Big brands are spending more than ever on social media marketing and advertising, and social budgets are poised to continue going up, but execs remain unimpressed with its impact on their companies’ bottom line, according to the results of the latest CMO Survey from Duke University’s Fuqua School of Business, which polled 298 marketing bigwigs about their marketing strategies.

Over the next five years social media’s share of total marketing budgets will increase to 20.9%, up from just 5.6% in 2009 and 10.6% today, the CMO Survey found. But that forecast stands in stark contrast to chief marketing officers’ assessment of its effectiveness, with just 3.4% rating it “highly effective” and 10.4% viewing it as “above average,” while 40% graded it “below average” and 49.8% pegged it as just “average."

In fact, almost half of marketers don’t even think they have a grasp of social media’s effectiveness at all: while 11.5% said they have proven its impact quantitatively, and 40.6% said they at least have a good qualitative sense of the impact, if not quantitative, fully 47.9% said they haven’t been able to show any impact at all.
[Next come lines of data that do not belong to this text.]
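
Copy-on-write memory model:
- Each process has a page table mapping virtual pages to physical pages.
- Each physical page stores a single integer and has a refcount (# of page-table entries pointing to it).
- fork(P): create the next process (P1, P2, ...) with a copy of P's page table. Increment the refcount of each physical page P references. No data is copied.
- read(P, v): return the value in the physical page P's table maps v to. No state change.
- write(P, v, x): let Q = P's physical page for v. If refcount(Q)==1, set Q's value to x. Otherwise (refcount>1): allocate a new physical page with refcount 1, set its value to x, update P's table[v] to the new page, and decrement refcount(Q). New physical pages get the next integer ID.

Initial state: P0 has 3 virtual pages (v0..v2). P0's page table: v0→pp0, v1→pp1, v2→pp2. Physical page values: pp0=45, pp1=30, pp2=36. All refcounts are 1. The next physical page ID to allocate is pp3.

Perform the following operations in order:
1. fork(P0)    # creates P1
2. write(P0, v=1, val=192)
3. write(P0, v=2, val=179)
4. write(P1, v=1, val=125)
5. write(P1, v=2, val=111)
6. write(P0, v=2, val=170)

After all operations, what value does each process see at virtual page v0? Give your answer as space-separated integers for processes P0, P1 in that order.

Op 1: fork(P0) -> P1. 3 ppages; refcounts: pp0:2 pp1:2 pp2:2
Op 2: write(P0, v1, 192). refcount(pp1)=2>1 -> COPY to pp3. 4 ppages; refcounts: pp0:2 pp1:1 pp2:2 pp3:1
Op 3: write(P0, v2, 179). refcount(pp2)=2>1 -> COPY to pp4. 5 ppages; refcounts: pp0:2 pp1:1 pp2:1 pp3:1 pp4:1
Op 4: write(P1, v1, 125). refcount(pp1)=1 -> write in place. 5 ppages; refcounts: pp0:2 pp1:1 pp2:1 pp3:1 pp4:1
Op 5: write(P1, v2, 111). refcount(pp2)=1 -> write in place. 5 ppages; refcounts: pp0:2 pp1:1 pp2:1 pp3:1 pp4:1
Op 6: write(P0, v2, 170). refcount(pp4)=1 -> write in place. 5 ppages; refcounts: pp0:2 pp1:1 pp2:1 pp3:1 pp4:1
P0: v0 -> pp0 = 45
P1: v0 -> pp0 = 45

Answer: 45 45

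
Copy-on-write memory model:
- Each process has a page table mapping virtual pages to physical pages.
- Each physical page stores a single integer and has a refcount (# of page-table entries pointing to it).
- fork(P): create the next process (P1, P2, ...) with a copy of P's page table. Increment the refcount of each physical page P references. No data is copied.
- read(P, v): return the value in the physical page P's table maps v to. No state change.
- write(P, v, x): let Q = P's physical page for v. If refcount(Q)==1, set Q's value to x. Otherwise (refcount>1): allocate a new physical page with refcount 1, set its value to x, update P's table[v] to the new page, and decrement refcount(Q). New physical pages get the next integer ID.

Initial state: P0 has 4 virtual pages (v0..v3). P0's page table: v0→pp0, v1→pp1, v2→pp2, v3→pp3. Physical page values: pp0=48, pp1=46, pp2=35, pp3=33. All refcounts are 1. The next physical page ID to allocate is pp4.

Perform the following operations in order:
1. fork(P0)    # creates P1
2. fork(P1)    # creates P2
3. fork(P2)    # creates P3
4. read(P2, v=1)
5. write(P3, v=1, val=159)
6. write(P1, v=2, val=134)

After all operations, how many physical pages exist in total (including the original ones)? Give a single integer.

Op 1: fork(P0) -> P1. 4 ppages; refcounts: pp0:2 pp1:2 pp2:2 pp3:2
Op 2: fork(P1) -> P2. 4 ppages; refcounts: pp0:3 pp1:3 pp2:3 pp3:3
Op 3: fork(P2) -> P3. 4 ppages; refcounts: pp0:4 pp1:4 pp2:4 pp3:4
Op 4: read(P2, v1) -> 46. No state change.
Op 5: write(P3, v1, 159). refcount(pp1)=4>1 -> COPY to pp4. 5 ppages; refcounts: pp0:4 pp1:3 pp2:4 pp3:4 pp4:1
Op 6: write(P1, v2, 134). refcount(pp2)=4>1 -> COPY to pp5. 6 ppages; refcounts: pp0:4 pp1:3 pp2:3 pp3:4 pp4:1 pp5:1

Answer: 6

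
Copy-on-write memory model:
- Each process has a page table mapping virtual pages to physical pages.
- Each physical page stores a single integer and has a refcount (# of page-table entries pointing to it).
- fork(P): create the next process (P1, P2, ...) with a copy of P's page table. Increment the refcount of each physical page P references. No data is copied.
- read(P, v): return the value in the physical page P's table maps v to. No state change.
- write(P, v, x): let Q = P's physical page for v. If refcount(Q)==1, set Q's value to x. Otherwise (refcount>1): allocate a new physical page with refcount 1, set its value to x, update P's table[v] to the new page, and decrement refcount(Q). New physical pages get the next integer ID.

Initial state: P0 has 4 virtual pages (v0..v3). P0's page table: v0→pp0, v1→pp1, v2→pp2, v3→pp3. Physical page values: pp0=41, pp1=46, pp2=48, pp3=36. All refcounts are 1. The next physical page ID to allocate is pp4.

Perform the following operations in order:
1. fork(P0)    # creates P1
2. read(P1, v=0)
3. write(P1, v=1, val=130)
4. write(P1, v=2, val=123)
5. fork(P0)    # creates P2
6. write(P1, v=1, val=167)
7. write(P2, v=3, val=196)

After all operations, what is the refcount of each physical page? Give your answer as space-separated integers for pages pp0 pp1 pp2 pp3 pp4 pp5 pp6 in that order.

Answer: 3 2 2 2 1 1 1

Derivation:
Op 1: fork(P0) -> P1. 4 ppages; refcounts: pp0:2 pp1:2 pp2:2 pp3:2
Op 2: read(P1, v0) -> 41. No state change.
Op 3: write(P1, v1, 130). refcount(pp1)=2>1 -> COPY to pp4. 5 ppages; refcounts: pp0:2 pp1:1 pp2:2 pp3:2 pp4:1
Op 4: write(P1, v2, 123). refcount(pp2)=2>1 -> COPY to pp5. 6 ppages; refcounts: pp0:2 pp1:1 pp2:1 pp3:2 pp4:1 pp5:1
Op 5: fork(P0) -> P2. 6 ppages; refcounts: pp0:3 pp1:2 pp2:2 pp3:3 pp4:1 pp5:1
Op 6: write(P1, v1, 167). refcount(pp4)=1 -> write in place. 6 ppages; refcounts: pp0:3 pp1:2 pp2:2 pp3:3 pp4:1 pp5:1
Op 7: write(P2, v3, 196). refcount(pp3)=3>1 -> COPY to pp6. 7 ppages; refcounts: pp0:3 pp1:2 pp2:2 pp3:2 pp4:1 pp5:1 pp6:1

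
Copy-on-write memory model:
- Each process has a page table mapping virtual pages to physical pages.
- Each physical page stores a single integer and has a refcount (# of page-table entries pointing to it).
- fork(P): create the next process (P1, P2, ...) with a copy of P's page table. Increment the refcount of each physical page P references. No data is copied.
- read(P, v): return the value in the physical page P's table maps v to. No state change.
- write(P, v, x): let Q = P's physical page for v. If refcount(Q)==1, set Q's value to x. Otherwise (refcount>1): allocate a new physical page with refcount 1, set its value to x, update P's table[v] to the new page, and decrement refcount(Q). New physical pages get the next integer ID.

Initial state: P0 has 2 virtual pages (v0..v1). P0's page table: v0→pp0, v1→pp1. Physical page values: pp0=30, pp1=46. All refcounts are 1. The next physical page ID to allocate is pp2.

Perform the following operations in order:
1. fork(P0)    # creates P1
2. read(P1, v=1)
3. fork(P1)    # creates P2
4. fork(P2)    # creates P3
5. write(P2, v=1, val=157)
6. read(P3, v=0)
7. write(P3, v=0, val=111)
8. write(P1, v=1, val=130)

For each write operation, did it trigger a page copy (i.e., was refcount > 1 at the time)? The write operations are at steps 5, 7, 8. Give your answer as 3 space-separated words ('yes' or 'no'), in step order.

Op 1: fork(P0) -> P1. 2 ppages; refcounts: pp0:2 pp1:2
Op 2: read(P1, v1) -> 46. No state change.
Op 3: fork(P1) -> P2. 2 ppages; refcounts: pp0:3 pp1:3
Op 4: fork(P2) -> P3. 2 ppages; refcounts: pp0:4 pp1:4
Op 5: write(P2, v1, 157). refcount(pp1)=4>1 -> COPY to pp2. 3 ppages; refcounts: pp0:4 pp1:3 pp2:1
Op 6: read(P3, v0) -> 30. No state change.
Op 7: write(P3, v0, 111). refcount(pp0)=4>1 -> COPY to pp3. 4 ppages; refcounts: pp0:3 pp1:3 pp2:1 pp3:1
Op 8: write(P1, v1, 130). refcount(pp1)=3>1 -> COPY to pp4. 5 ppages; refcounts: pp0:3 pp1:2 pp2:1 pp3:1 pp4:1

yes yes yes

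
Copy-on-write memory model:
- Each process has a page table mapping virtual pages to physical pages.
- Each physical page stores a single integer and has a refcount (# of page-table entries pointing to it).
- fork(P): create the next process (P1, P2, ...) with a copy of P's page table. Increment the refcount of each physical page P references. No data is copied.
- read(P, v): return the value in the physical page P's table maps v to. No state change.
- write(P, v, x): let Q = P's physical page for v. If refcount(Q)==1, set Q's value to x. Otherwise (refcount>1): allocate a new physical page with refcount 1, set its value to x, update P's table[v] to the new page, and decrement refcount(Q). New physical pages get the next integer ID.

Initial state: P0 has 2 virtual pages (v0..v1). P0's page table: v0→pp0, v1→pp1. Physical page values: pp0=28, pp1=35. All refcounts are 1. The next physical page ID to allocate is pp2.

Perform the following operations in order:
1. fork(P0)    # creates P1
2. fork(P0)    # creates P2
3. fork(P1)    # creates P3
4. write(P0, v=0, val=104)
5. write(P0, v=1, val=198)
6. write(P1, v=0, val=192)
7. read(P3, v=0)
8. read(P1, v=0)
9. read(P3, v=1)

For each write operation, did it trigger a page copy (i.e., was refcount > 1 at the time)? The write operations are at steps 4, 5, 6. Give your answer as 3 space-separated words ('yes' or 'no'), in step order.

Op 1: fork(P0) -> P1. 2 ppages; refcounts: pp0:2 pp1:2
Op 2: fork(P0) -> P2. 2 ppages; refcounts: pp0:3 pp1:3
Op 3: fork(P1) -> P3. 2 ppages; refcounts: pp0:4 pp1:4
Op 4: write(P0, v0, 104). refcount(pp0)=4>1 -> COPY to pp2. 3 ppages; refcounts: pp0:3 pp1:4 pp2:1
Op 5: write(P0, v1, 198). refcount(pp1)=4>1 -> COPY to pp3. 4 ppages; refcounts: pp0:3 pp1:3 pp2:1 pp3:1
Op 6: write(P1, v0, 192). refcount(pp0)=3>1 -> COPY to pp4. 5 ppages; refcounts: pp0:2 pp1:3 pp2:1 pp3:1 pp4:1
Op 7: read(P3, v0) -> 28. No state change.
Op 8: read(P1, v0) -> 192. No state change.
Op 9: read(P3, v1) -> 35. No state change.

yes yes yes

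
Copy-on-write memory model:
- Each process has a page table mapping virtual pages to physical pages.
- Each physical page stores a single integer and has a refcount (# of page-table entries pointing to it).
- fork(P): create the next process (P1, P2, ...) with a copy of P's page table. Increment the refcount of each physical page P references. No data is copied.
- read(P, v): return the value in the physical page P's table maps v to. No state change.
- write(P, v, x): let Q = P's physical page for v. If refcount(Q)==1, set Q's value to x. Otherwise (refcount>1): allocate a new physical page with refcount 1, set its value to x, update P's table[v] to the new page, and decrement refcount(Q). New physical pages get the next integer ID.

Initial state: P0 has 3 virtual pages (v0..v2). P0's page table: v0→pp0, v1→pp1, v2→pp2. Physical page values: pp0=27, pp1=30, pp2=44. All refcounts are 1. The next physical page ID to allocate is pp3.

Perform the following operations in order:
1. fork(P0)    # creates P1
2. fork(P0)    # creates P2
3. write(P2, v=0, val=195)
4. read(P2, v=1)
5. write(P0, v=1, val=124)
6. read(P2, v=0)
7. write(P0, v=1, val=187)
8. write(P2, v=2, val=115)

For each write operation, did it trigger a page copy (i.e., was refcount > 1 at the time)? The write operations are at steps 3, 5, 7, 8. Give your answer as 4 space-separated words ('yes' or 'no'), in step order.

Op 1: fork(P0) -> P1. 3 ppages; refcounts: pp0:2 pp1:2 pp2:2
Op 2: fork(P0) -> P2. 3 ppages; refcounts: pp0:3 pp1:3 pp2:3
Op 3: write(P2, v0, 195). refcount(pp0)=3>1 -> COPY to pp3. 4 ppages; refcounts: pp0:2 pp1:3 pp2:3 pp3:1
Op 4: read(P2, v1) -> 30. No state change.
Op 5: write(P0, v1, 124). refcount(pp1)=3>1 -> COPY to pp4. 5 ppages; refcounts: pp0:2 pp1:2 pp2:3 pp3:1 pp4:1
Op 6: read(P2, v0) -> 195. No state change.
Op 7: write(P0, v1, 187). refcount(pp4)=1 -> write in place. 5 ppages; refcounts: pp0:2 pp1:2 pp2:3 pp3:1 pp4:1
Op 8: write(P2, v2, 115). refcount(pp2)=3>1 -> COPY to pp5. 6 ppages; refcounts: pp0:2 pp1:2 pp2:2 pp3:1 pp4:1 pp5:1

yes yes no yes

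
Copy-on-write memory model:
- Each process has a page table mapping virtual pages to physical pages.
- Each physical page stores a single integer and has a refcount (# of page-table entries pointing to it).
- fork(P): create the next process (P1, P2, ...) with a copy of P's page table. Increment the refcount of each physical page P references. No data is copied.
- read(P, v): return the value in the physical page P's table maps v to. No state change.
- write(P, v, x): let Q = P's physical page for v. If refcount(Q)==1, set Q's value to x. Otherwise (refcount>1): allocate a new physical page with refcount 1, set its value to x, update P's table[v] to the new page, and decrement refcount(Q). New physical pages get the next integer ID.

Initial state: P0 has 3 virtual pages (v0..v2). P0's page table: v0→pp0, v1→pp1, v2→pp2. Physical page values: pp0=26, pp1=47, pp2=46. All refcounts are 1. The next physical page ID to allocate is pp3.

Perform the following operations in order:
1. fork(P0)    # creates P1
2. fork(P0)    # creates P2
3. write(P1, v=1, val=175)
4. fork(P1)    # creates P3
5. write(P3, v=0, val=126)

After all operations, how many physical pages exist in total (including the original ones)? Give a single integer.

Op 1: fork(P0) -> P1. 3 ppages; refcounts: pp0:2 pp1:2 pp2:2
Op 2: fork(P0) -> P2. 3 ppages; refcounts: pp0:3 pp1:3 pp2:3
Op 3: write(P1, v1, 175). refcount(pp1)=3>1 -> COPY to pp3. 4 ppages; refcounts: pp0:3 pp1:2 pp2:3 pp3:1
Op 4: fork(P1) -> P3. 4 ppages; refcounts: pp0:4 pp1:2 pp2:4 pp3:2
Op 5: write(P3, v0, 126). refcount(pp0)=4>1 -> COPY to pp4. 5 ppages; refcounts: pp0:3 pp1:2 pp2:4 pp3:2 pp4:1

Answer: 5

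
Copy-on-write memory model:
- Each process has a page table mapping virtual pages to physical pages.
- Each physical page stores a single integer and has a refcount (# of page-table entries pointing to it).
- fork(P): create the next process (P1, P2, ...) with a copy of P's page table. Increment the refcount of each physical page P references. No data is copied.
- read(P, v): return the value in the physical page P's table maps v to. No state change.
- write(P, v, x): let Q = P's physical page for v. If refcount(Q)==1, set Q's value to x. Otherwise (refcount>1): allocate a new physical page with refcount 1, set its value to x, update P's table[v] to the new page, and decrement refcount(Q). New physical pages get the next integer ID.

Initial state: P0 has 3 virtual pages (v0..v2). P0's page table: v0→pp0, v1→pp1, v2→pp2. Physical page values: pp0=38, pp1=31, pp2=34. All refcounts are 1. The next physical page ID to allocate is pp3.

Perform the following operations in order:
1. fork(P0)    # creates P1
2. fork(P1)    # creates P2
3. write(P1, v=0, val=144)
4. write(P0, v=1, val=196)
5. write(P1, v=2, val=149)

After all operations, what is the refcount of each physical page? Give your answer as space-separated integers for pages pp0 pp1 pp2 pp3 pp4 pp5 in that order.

Op 1: fork(P0) -> P1. 3 ppages; refcounts: pp0:2 pp1:2 pp2:2
Op 2: fork(P1) -> P2. 3 ppages; refcounts: pp0:3 pp1:3 pp2:3
Op 3: write(P1, v0, 144). refcount(pp0)=3>1 -> COPY to pp3. 4 ppages; refcounts: pp0:2 pp1:3 pp2:3 pp3:1
Op 4: write(P0, v1, 196). refcount(pp1)=3>1 -> COPY to pp4. 5 ppages; refcounts: pp0:2 pp1:2 pp2:3 pp3:1 pp4:1
Op 5: write(P1, v2, 149). refcount(pp2)=3>1 -> COPY to pp5. 6 ppages; refcounts: pp0:2 pp1:2 pp2:2 pp3:1 pp4:1 pp5:1

Answer: 2 2 2 1 1 1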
That may be in part because social media often operates independently of other marketing channels: execs rated social media’s integration with the rest of their marketing efforts an average 4.2 on a scale from one to seven, up slightly from 3.8 four years ago but unchanged from August of last year.

On a related note, companies aren’t doing a good job integrating customer information gathered from social media with customer information from other sources, with respondents giving an average effectiveness score of 3.4 out of seven to their efforts here. That figure is actually down from 3.7% a year ago and 3.9% in August 2014 – suggesting execs are feeling overwhelmed by information overload, as they struggle to keep pace with multiplying and expanding streams of data.

As they contend with these challenges, more companies seem to be bringing social media marketing duties in-house, with the proportion of these responsibilities assigned to outside agencies dipping from 21.7% in August of last year to 20% today.

Looking ahead, the main areas of investment for social media in coming years will be content creation, cited by 62.6% of respondents; analytics, cited by 43.6%; campaign optimization and social media listening, cited by 41.5% each; community engagement, cited by 40.5%; and customer care, cited by 30.8%.